I have had the same ax in my family for four generations. I have only had to replace the handle three times and the head twice. 
I agree with that black locust comment. I still have a big slab in my wood barn that I want to do something with, but I need a blade made from kryptonite.


----------



## jerryminer (Jun 15, 2014)

> I have had the same ax in my family for four generations. I have only had to replace the handle three times and the head twice.
> I agree with that black locust comment. I still have a big slab in my wood barn that I want to do something with, but I need a blade made from kryptonite.
> 
> - bearkatwood


What ??? If you replaced the handle 3x and the head 2x, how is it still the same axe? What parts are original??


----------



## MrUnix (May 18, 2012)

> What ??? If you replaced the handle 3x and the head 2x, how is it still the same axe? What parts are original??
> - jerryminer


I was thinking the same thing… and it reminds me of a movie I once saw, "John Dies at the End", written and produced by Don Coscarelli (great watch if you like really weird movies  It starts out with a guy who breaks the handle on his cheap hand axe from home depot, so he replaces the handle with one he buys in a hardware store. Later on, he messes up the head, so he visits the hardware store again and gets a new head. Then the question is posed: Is it the same axe?

Cheers,
Brad

PS: The title of that movie isn't a spoiler… John doesn't really die at the end


----------



## BigYin (Oct 14, 2011)

Hickory wedge and 2 barbed steel cross wedges
then soak the head in linseed oil for a couple of days. swells wood keeps water out


----------



## BillWhite (Jul 23, 2007)

I will NOT dip an axe head in water. 
Don't know where that idea came from, but I would not want to be anywhere near that fellow while he was working.
Have ya heard the term "fly off the handle"?
Steel wedges in my shop, and some glycerin to swell the wood fibers.
Just old school, but I've never lost a well seated axe head.
Bill


----------



## Tim457 (Jan 11, 2013)

The US Forest Service publication An Axe to Grind recommends "well-seasoned yellow poplar or other hardwood".
http://www.fs.fed.us/eng/pubs/htmlpubs/htm99232823/page03.htm
You can find that as a pdf also.
Based on how much they focus on the rest of the hanging process, but aren't particular about the wood type for a wedge, I'd bet it doesn't matter as much as doing it right. The magic angle is the one that fits nearly to the bottom of the kerf and is wide enough at the top to provide the maximum pressure on the sides of the kerf.

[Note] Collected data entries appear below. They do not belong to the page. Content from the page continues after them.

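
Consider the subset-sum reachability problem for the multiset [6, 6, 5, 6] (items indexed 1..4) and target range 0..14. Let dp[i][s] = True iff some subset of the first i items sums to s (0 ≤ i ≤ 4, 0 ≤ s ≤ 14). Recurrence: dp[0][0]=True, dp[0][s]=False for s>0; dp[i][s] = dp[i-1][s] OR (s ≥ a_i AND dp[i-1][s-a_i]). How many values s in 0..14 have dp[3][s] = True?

i\s   0   1   2   3   4   5   6   7   8   9  10  11  12  13  14
  0   T   F   F   F   F   F   F   F   F   F   F   F   F   F   F
  1   T   F   F   F   F   F   T   F   F   F   F   F   F   F   F
  2   T   F   F   F   F   F   T   F   F   F   F   F   T   F   F
  3   T   F   F   F   F   T   T   F   F   F   F   T   T   F   F
  4   T   F   F   F   F   T   T   F   F   F   F   T   T   F   F

5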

> I have had the same ax in my family for four generations. I have only had to replace the handle three times and the head twice.
> I agree with that black locust comment. I still have a big slab in my wood barn that I want to do something with, but I need a blade made from kryptonite.
> 
> - bearkatwood
> ...


Hah, yeah that's an old joke I think.


----------



## bigblockyeti (Sep 9, 2013)

I typically use hickory as most of the handles i make are of the same. I've broken too many poplar wedges during installation & don't have that problem with hickory.


----------